Proven Long Life Lasers™ In Optical Particle CountersSource: Hach Company - Particle Counting Division
Optical particle counters (OPC) utilize light illumination and extinction to determine the presence, size, number and/or concentration of particles. Particles are typically suspended in a fluid or air, which flow through the volume that is illuminated and viewed by the detection system. The basic components of such a system are a laser illumination source; a view volume in which the particles to be detected reside and into which the illumination is directed; and one or more sensors, which are typically photodetectors, that can detect optical disturbances of the illumination caused by the particles in the view volume. The illumination source in an optical particle detection system is typically a semiconductor diode laser. The laser source must be stable, quiet, and have long life.
While many OPC suppliers claim long life lasers, Hach Ultra has verified laser life testing, patented technology for improving both laser life and instrument performance, and has validated product field data to prove the performance.

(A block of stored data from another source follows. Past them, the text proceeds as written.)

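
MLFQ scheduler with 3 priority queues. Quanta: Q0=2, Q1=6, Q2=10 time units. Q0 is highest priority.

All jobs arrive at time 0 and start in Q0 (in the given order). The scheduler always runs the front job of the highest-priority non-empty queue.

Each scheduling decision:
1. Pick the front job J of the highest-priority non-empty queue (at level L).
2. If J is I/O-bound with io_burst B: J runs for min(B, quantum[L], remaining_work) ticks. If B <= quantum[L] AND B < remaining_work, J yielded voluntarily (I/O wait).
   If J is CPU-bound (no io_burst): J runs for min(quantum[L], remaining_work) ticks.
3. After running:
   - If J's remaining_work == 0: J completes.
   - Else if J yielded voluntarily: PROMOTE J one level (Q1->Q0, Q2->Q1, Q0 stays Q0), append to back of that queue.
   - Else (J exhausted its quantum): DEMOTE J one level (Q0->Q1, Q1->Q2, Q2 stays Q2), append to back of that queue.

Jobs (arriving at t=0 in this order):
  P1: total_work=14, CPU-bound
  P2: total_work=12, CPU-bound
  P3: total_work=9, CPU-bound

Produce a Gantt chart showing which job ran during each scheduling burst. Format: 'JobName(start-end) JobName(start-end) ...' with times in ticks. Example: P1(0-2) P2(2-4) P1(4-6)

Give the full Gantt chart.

t=0-2: P1@Q0 runs 2, rem=12, quantum used, demote→Q1. Q0=[P2,P3] Q1=[P1] Q2=[]
t=2-4: P2@Q0 runs 2, rem=10, quantum used, demote→Q1. Q0=[P3] Q1=[P1,P2] Q2=[]
t=4-6: P3@Q0 runs 2, rem=7, quantum used, demote→Q1. Q0=[] Q1=[P1,P2,P3] Q2=[]
t=6-12: P1@Q1 runs 6, rem=6, quantum used, demote→Q2. Q0=[] Q1=[P2,P3] Q2=[P1]
t=12-18: P2@Q1 runs 6, rem=4, quantum used, demote→Q2. Q0=[] Q1=[P3] Q2=[P1,P2]
t=18-24: P3@Q1 runs 6, rem=1, quantum used, demote→Q2. Q0=[] Q1=[] Q2=[P1,P2,P3]
t=24-30: P1@Q2 runs 6, rem=0, completes. Q0=[] Q1=[] Q2=[P2,P3]
t=30-34: P2@Q2 runs 4, rem=0, completes. Q0=[] Q1=[] Q2=[P3]
t=34-35: P3@Q2 runs 1, rem=0, completes. Q0=[] Q1=[] Q2=[]

Answer: P1(0-2) P2(2-4) P3(4-6) P1(6-12) P2(12-18) P3(18-24) P1(24-30) P2(30-34) P3(34-35)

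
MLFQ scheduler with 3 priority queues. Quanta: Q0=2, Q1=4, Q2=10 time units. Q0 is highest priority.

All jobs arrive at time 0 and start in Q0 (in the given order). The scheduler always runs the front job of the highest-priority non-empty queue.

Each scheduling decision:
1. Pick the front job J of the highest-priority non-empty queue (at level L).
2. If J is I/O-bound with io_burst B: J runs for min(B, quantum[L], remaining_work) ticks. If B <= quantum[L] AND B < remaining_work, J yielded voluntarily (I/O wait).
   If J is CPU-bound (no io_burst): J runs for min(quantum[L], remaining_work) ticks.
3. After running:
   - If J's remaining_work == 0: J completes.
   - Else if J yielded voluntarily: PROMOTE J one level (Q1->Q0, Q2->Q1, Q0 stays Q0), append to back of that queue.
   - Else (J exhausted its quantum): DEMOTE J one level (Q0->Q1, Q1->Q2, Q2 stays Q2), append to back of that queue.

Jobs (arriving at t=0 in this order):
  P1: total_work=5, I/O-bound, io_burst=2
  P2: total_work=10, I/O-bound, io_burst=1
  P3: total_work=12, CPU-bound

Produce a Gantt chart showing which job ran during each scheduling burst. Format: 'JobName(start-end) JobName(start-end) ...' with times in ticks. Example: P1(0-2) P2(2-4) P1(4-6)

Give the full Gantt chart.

t=0-2: P1@Q0 runs 2, rem=3, I/O yield, promote→Q0. Q0=[P2,P3,P1] Q1=[] Q2=[]
t=2-3: P2@Q0 runs 1, rem=9, I/O yield, promote→Q0. Q0=[P3,P1,P2] Q1=[] Q2=[]
t=3-5: P3@Q0 runs 2, rem=10, quantum used, demote→Q1. Q0=[P1,P2] Q1=[P3] Q2=[]
t=5-7: P1@Q0 runs 2, rem=1, I/O yield, promote→Q0. Q0=[P2,P1] Q1=[P3] Q2=[]
t=7-8: P2@Q0 runs 1, rem=8, I/O yield, promote→Q0. Q0=[P1,P2] Q1=[P3] Q2=[]
t=8-9: P1@Q0 runs 1, rem=0, completes. Q0=[P2] Q1=[P3] Q2=[]
t=9-10: P2@Q0 runs 1, rem=7, I/O yield, promote→Q0. Q0=[P2] Q1=[P3] Q2=[]
t=10-11: P2@Q0 runs 1, rem=6, I/O yield, promote→Q0. Q0=[P2] Q1=[P3] Q2=[]
t=11-12: P2@Q0 runs 1, rem=5, I/O yield, promote→Q0. Q0=[P2] Q1=[P3] Q2=[]
t=12-13: P2@Q0 runs 1, rem=4, I/O yield, promote→Q0. Q0=[P2] Q1=[P3] Q2=[]
t=13-14: P2@Q0 runs 1, rem=3, I/O yield, promote→Q0. Q0=[P2] Q1=[P3] Q2=[]
t=14-15: P2@Q0 runs 1, rem=2, I/O yield, promote→Q0. Q0=[P2] Q1=[P3] Q2=[]
t=15-16: P2@Q0 runs 1, rem=1, I/O yield, promote→Q0. Q0=[P2] Q1=[P3] Q2=[]
t=16-17: P2@Q0 runs 1, rem=0, completes. Q0=[] Q1=[P3] Q2=[]
t=17-21: P3@Q1 runs 4, rem=6, quantum used, demote→Q2. Q0=[] Q1=[] Q2=[P3]
t=21-27: P3@Q2 runs 6, rem=0, completes. Q0=[] Q1=[] Q2=[]

Answer: P1(0-2) P2(2-3) P3(3-5) P1(5-7) P2(7-8) P1(8-9) P2(9-10) P2(10-11) P2(11-12) P2(12-13) P2(13-14) P2(14-15) P2(15-16) P2(16-17) P3(17-21) P3(21-27)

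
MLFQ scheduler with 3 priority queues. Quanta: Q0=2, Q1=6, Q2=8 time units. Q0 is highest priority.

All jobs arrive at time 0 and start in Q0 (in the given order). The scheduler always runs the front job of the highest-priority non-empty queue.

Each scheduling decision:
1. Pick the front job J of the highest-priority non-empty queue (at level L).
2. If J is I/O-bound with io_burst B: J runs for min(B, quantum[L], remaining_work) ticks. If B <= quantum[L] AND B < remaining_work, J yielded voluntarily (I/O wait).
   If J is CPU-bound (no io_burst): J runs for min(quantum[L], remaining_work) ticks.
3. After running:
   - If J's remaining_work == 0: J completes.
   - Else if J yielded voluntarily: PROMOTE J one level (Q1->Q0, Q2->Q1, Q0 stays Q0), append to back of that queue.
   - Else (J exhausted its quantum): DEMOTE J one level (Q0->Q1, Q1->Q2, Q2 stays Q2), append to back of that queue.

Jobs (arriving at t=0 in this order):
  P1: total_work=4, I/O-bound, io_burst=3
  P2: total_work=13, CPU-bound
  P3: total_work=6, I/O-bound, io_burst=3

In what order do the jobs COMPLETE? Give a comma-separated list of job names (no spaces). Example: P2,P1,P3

t=0-2: P1@Q0 runs 2, rem=2, quantum used, demote→Q1. Q0=[P2,P3] Q1=[P1] Q2=[]
t=2-4: P2@Q0 runs 2, rem=11, quantum used, demote→Q1. Q0=[P3] Q1=[P1,P2] Q2=[]
t=4-6: P3@Q0 runs 2, rem=4, quantum used, demote→Q1. Q0=[] Q1=[P1,P2,P3] Q2=[]
t=6-8: P1@Q1 runs 2, rem=0, completes. Q0=[] Q1=[P2,P3] Q2=[]
t=8-14: P2@Q1 runs 6, rem=5, quantum used, demote→Q2. Q0=[] Q1=[P3] Q2=[P2]
t=14-17: P3@Q1 runs 3, rem=1, I/O yield, promote→Q0. Q0=[P3] Q1=[] Q2=[P2]
t=17-18: P3@Q0 runs 1, rem=0, completes. Q0=[] Q1=[] Q2=[P2]
t=18-23: P2@Q2 runs 5, rem=0, completes. Q0=[] Q1=[] Q2=[]

Answer: P1,P3,P2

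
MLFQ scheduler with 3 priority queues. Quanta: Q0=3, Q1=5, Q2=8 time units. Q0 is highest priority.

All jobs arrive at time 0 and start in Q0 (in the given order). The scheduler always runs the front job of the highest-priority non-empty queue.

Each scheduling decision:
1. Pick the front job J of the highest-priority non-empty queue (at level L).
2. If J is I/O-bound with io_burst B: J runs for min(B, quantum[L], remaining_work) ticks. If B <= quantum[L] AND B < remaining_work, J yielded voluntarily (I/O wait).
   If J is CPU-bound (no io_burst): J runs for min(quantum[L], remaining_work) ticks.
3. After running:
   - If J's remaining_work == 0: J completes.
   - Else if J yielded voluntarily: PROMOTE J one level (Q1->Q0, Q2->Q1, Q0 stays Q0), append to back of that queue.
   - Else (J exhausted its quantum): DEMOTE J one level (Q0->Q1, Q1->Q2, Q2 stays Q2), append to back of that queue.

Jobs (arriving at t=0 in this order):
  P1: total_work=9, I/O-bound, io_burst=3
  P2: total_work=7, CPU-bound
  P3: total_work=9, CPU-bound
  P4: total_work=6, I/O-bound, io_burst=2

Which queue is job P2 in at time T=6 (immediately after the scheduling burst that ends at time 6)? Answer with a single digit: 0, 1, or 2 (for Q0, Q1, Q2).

t=0-3: P1@Q0 runs 3, rem=6, I/O yield, promote→Q0. Q0=[P2,P3,P4,P1] Q1=[] Q2=[]
t=3-6: P2@Q0 runs 3, rem=4, quantum used, demote→Q1. Q0=[P3,P4,P1] Q1=[P2] Q2=[]
t=6-9: P3@Q0 runs 3, rem=6, quantum used, demote→Q1. Q0=[P4,P1] Q1=[P2,P3] Q2=[]
t=9-11: P4@Q0 runs 2, rem=4, I/O yield, promote→Q0. Q0=[P1,P4] Q1=[P2,P3] Q2=[]
t=11-14: P1@Q0 runs 3, rem=3, I/O yield, promote→Q0. Q0=[P4,P1] Q1=[P2,P3] Q2=[]
t=14-16: P4@Q0 runs 2, rem=2, I/O yield, promote→Q0. Q0=[P1,P4] Q1=[P2,P3] Q2=[]
t=16-19: P1@Q0 runs 3, rem=0, completes. Q0=[P4] Q1=[P2,P3] Q2=[]
t=19-21: P4@Q0 runs 2, rem=0, completes. Q0=[] Q1=[P2,P3] Q2=[]
t=21-25: P2@Q1 runs 4, rem=0, completes. Q0=[] Q1=[P3] Q2=[]
t=25-30: P3@Q1 runs 5, rem=1, quantum used, demote→Q2. Q0=[] Q1=[] Q2=[P3]
t=30-31: P3@Q2 runs 1, rem=0, completes. Q0=[] Q1=[] Q2=[]

Answer: 1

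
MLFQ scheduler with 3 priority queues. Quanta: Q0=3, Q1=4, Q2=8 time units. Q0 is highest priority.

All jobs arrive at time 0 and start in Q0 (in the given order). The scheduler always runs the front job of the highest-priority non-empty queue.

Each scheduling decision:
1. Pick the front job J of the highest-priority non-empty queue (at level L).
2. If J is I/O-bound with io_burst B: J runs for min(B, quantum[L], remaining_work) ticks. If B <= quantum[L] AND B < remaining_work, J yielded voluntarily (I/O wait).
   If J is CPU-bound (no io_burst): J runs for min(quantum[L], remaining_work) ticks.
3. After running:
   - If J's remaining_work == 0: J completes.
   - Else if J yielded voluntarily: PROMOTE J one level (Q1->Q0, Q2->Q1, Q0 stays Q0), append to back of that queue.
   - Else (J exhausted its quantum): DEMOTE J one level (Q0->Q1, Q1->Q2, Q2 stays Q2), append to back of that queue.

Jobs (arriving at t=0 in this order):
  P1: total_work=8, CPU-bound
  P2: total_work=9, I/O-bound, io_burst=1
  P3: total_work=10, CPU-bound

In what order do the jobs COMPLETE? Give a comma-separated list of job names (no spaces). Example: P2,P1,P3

Answer: P2,P1,P3

Derivation:
t=0-3: P1@Q0 runs 3, rem=5, quantum used, demote→Q1. Q0=[P2,P3] Q1=[P1] Q2=[]
t=3-4: P2@Q0 runs 1, rem=8, I/O yield, promote→Q0. Q0=[P3,P2] Q1=[P1] Q2=[]
t=4-7: P3@Q0 runs 3, rem=7, quantum used, demote→Q1. Q0=[P2] Q1=[P1,P3] Q2=[]
t=7-8: P2@Q0 runs 1, rem=7, I/O yield, promote→Q0. Q0=[P2] Q1=[P1,P3] Q2=[]
t=8-9: P2@Q0 runs 1, rem=6, I/O yield, promote→Q0. Q0=[P2] Q1=[P1,P3] Q2=[]
t=9-10: P2@Q0 runs 1, rem=5, I/O yield, promote→Q0. Q0=[P2] Q1=[P1,P3] Q2=[]
t=10-11: P2@Q0 runs 1, rem=4, I/O yield, promote→Q0. Q0=[P2] Q1=[P1,P3] Q2=[]
t=11-12: P2@Q0 runs 1, rem=3, I/O yield, promote→Q0. Q0=[P2] Q1=[P1,P3] Q2=[]
t=12-13: P2@Q0 runs 1, rem=2, I/O yield, promote→Q0. Q0=[P2] Q1=[P1,P3] Q2=[]
t=13-14: P2@Q0 runs 1, rem=1, I/O yield, promote→Q0. Q0=[P2] Q1=[P1,P3] Q2=[]
t=14-15: P2@Q0 runs 1, rem=0, completes. Q0=[] Q1=[P1,P3] Q2=[]
t=15-19: P1@Q1 runs 4, rem=1, quantum used, demote→Q2. Q0=[] Q1=[P3] Q2=[P1]
t=19-23: P3@Q1 runs 4, rem=3, quantum used, demote→Q2. Q0=[] Q1=[] Q2=[P1,P3]
t=23-24: P1@Q2 runs 1, rem=0, completes. Q0=[] Q1=[] Q2=[P3]
t=24-27: P3@Q2 runs 3, rem=0, completes. Q0=[] Q1=[] Q2=[]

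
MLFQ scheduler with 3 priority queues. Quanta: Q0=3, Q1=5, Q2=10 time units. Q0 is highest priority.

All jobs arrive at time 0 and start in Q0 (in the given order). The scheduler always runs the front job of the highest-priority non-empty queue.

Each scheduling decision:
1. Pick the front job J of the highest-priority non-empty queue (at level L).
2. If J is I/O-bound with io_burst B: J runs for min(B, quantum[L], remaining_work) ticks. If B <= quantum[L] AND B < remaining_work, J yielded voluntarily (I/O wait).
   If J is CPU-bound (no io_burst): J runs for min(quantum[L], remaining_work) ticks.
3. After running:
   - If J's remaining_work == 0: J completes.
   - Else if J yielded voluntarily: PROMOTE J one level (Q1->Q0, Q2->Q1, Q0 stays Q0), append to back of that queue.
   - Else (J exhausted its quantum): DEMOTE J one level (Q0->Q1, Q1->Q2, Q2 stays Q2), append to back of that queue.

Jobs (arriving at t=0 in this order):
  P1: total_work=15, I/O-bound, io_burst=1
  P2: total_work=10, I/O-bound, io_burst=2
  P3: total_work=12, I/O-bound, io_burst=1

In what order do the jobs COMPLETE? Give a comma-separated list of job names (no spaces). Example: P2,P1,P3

t=0-1: P1@Q0 runs 1, rem=14, I/O yield, promote→Q0. Q0=[P2,P3,P1] Q1=[] Q2=[]
t=1-3: P2@Q0 runs 2, rem=8, I/O yield, promote→Q0. Q0=[P3,P1,P2] Q1=[] Q2=[]
t=3-4: P3@Q0 runs 1, rem=11, I/O yield, promote→Q0. Q0=[P1,P2,P3] Q1=[] Q2=[]
t=4-5: P1@Q0 runs 1, rem=13, I/O yield, promote→Q0. Q0=[P2,P3,P1] Q1=[] Q2=[]
t=5-7: P2@Q0 runs 2, rem=6, I/O yield, promote→Q0. Q0=[P3,P1,P2] Q1=[] Q2=[]
t=7-8: P3@Q0 runs 1, rem=10, I/O yield, promote→Q0. Q0=[P1,P2,P3] Q1=[] Q2=[]
t=8-9: P1@Q0 runs 1, rem=12, I/O yield, promote→Q0. Q0=[P2,P3,P1] Q1=[] Q2=[]
t=9-11: P2@Q0 runs 2, rem=4, I/O yield, promote→Q0. Q0=[P3,P1,P2] Q1=[] Q2=[]
t=11-12: P3@Q0 runs 1, rem=9, I/O yield, promote→Q0. Q0=[P1,P2,P3] Q1=[] Q2=[]
t=12-13: P1@Q0 runs 1, rem=11, I/O yield, promote→Q0. Q0=[P2,P3,P1] Q1=[] Q2=[]
t=13-15: P2@Q0 runs 2, rem=2, I/O yield, promote→Q0. Q0=[P3,P1,P2] Q1=[] Q2=[]
t=15-16: P3@Q0 runs 1, rem=8, I/O yield, promote→Q0. Q0=[P1,P2,P3] Q1=[] Q2=[]
t=16-17: P1@Q0 runs 1, rem=10, I/O yield, promote→Q0. Q0=[P2,P3,P1] Q1=[] Q2=[]
t=17-19: P2@Q0 runs 2, rem=0, completes. Q0=[P3,P1] Q1=[] Q2=[]
t=19-20: P3@Q0 runs 1, rem=7, I/O yield, promote→Q0. Q0=[P1,P3] Q1=[] Q2=[]
t=20-21: P1@Q0 runs 1, rem=9, I/O yield, promote→Q0. Q0=[P3,P1] Q1=[] Q2=[]
t=21-22: P3@Q0 runs 1, rem=6, I/O yield, promote→Q0. Q0=[P1,P3] Q1=[] Q2=[]
t=22-23: P1@Q0 runs 1, rem=8, I/O yield, promote→Q0. Q0=[P3,P1] Q1=[] Q2=[]
t=23-24: P3@Q0 runs 1, rem=5, I/O yield, promote→Q0. Q0=[P1,P3] Q1=[] Q2=[]
t=24-25: P1@Q0 runs 1, rem=7, I/O yield, promote→Q0. Q0=[P3,P1] Q1=[] Q2=[]
t=25-26: P3@Q0 runs 1, rem=4, I/O yield, promote→Q0. Q0=[P1,P3] Q1=[] Q2=[]
t=26-27: P1@Q0 runs 1, rem=6, I/O yield, promote→Q0. Q0=[P3,P1] Q1=[] Q2=[]
t=27-28: P3@Q0 runs 1, rem=3, I/O yield, promote→Q0. Q0=[P1,P3] Q1=[] Q2=[]
t=28-29: P1@Q0 runs 1, rem=5, I/O yield, promote→Q0. Q0=[P3,P1] Q1=[] Q2=[]
t=29-30: P3@Q0 runs 1, rem=2, I/O yield, promote→Q0. Q0=[P1,P3] Q1=[] Q2=[]
t=30-31: P1@Q0 runs 1, rem=4, I/O yield, promote→Q0. Q0=[P3,P1] Q1=[] Q2=[]
t=31-32: P3@Q0 runs 1, rem=1, I/O yield, promote→Q0. Q0=[P1,P3] Q1=[] Q2=[]
t=32-33: P1@Q0 runs 1, rem=3, I/O yield, promote→Q0. Q0=[P3,P1] Q1=[] Q2=[]
t=33-34: P3@Q0 runs 1, rem=0, completes. Q0=[P1] Q1=[] Q2=[]
t=34-35: P1@Q0 runs 1, rem=2, I/O yield, promote→Q0. Q0=[P1] Q1=[] Q2=[]
t=35-36: P1@Q0 runs 1, rem=1, I/O yield, promote→Q0. Q0=[P1] Q1=[] Q2=[]
t=36-37: P1@Q0 runs 1, rem=0, completes. Q0=[] Q1=[] Q2=[]

Answer: P2,P3,P1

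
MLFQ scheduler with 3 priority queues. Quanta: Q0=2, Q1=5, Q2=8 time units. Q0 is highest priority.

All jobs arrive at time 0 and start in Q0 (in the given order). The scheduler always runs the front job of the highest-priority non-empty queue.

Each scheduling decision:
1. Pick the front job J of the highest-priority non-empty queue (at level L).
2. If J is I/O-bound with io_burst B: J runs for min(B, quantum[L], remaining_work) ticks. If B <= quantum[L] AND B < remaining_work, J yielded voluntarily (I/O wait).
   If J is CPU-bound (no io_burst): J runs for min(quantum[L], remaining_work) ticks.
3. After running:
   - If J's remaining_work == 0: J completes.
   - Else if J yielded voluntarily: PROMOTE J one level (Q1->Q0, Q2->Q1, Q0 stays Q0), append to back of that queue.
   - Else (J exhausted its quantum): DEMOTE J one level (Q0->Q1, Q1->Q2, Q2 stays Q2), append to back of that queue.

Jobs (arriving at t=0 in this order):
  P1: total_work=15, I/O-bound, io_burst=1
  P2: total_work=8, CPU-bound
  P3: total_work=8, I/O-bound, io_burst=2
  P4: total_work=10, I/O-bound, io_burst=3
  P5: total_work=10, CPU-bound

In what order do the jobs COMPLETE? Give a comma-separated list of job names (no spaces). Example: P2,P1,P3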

Long Life Lasers™ by Hach Ultra are now employed in all MET ONE 3400 Series portable air particle counters, MET ONE R4000, 6000 and 7000 Series remote air particle counters for continuous monitoring, and HIAC 9703 and HIAC 9705 liquid particle counters.
The road to long lasting lasers and reliable particle counters starts with choosing the right laser. Certain Gallium arsenide (GaAs) lasers offer the most mature laser technology and have the longest operating lifetime. GaAs lasers are now widely used in the fiber optic telecommunications industry where high performance and reliability are of paramount importance. This same technology is used in Hach Ultra MET ONE optical particle counters with lasers operating at the material peak wavelength near 830 nanometers. Typical GaAs lasers are rated to have a mean-time-to-failure (MTTF) greater than 100,000 hours. At 8,760 hours per year, this equates to over 11 years of continuous operation.